Een groot deel van de werkgelegenheid is te vinden binnen woonkernen, met name in de sectoren detailhandel, horeca, dienstverlening. Van belang is voldoende ruimte te houden in met name stads- en dorpscentra om deze werkgelegenheid ook in de toekomst te kunnen accommoderen.

Werken

De provincie wil bijdragen aan het voldoen aan de ruimtelijke voorwaarden voor een succesvolle economische ontwikkeling. Dit betekent onder andere het voorzien in een aanbod aan bedrijventerreinen dat past bij de geraamde regionale behoefte. Duurzame kwaliteit, concentratie en bundeling en zorgvuldig ruimtegebruik zijn hierbij kernbegrippen. Clustering van diverse soorten bedrijvigheid in stedelijke gebieden vermindert de kwetsbaarheid voor economische conjunctuurbewegingen.

Bedrijventerreinen

Dit gedeelte van het streekplan is geactualiseerd in de Structuurvisie bedrijventerreinen en werkvelden (zie eerder in deze paragraaf). Deels blijft de tekst uit het streekplan echter nog van toepassing. Dit betekent onder meer dat het provinciale beleid blijft gericht op de (uitbreiding van) bedrijvenlocatie Harselaar.

Reconstructieplan Gelderse Vallei - Utrecht-Oost (2005)

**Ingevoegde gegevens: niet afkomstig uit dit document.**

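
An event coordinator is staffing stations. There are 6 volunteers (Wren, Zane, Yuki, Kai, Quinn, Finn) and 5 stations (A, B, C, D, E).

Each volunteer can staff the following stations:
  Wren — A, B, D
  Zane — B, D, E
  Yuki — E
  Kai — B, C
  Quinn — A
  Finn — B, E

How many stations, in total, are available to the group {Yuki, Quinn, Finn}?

3

The union of neighbours of {Yuki, Quinn, Finn} is {A, B, E}, which has 3 elements.
Since |N(S)| = 3 ≥ |S| = 3, Hall's condition holds for this subset.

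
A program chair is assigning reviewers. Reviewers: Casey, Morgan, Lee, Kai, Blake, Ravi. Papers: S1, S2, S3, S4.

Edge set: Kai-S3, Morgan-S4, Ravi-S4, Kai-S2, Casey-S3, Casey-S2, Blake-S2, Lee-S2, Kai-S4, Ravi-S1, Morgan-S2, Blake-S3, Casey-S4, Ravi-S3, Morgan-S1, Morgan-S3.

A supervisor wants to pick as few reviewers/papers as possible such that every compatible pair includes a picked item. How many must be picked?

A maximum matching has 4 edges (e.g. Casey–S3, Morgan–S1, Lee–S2, Kai–S4).
By König's theorem the minimum vertex cover has the same size. One such cover is {S1, S2, S3, S4}.

4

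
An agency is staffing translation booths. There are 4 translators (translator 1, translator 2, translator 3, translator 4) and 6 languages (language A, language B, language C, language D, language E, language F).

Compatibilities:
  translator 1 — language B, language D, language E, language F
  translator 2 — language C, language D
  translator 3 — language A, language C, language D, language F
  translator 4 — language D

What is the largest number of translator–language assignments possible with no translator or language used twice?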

Harselaar-Zuid valt deels binnen het stedelijk gebied en deels binnen het verwevingsgebied, zoals aangewezen in dit plan. Het beleid voor verwevingsgebieden is gericht op het bevorderen van een passende combinatie van landbouw, natuur, landschap, recreatie, werken en wonen met bijbehorende kwaliteiten.
In het gebied worden vele waterlopen heringericht als ecologische verbindingszones, waaronder de Esvelderbeek. Dit gebeurt door een combinatie van maatregelen zoals aanleg van natuurvriendelijke oevers, herstel van oude beeklopen, inrichting van lokale overloopgebiedjes en aanleg/verbetering van stuwen.

Duidelijk is dat de ontwikkeling van een bedrijventerrein niet geheel in overeenstemming is met de doelstellingen die voor een verwevingsgebied gelden. De bezwaren ten aanzien van de ontwikkeling van natuur worden weggenomen door de realisatie van het bij Harselaar-Zuid Fase 1a behorend deel van de Esvelderbeekzone. Verder is het plan in overeenstemming met het EHS-regime en de overige bepalingen uit de Ruimtelijke Verordening Gelderland. Hieraan moet meer betekenis worden toegekend dan aan het reconstructieplan. Het reconstructieplan staat de ontwikkeling zodoende niet in de weg.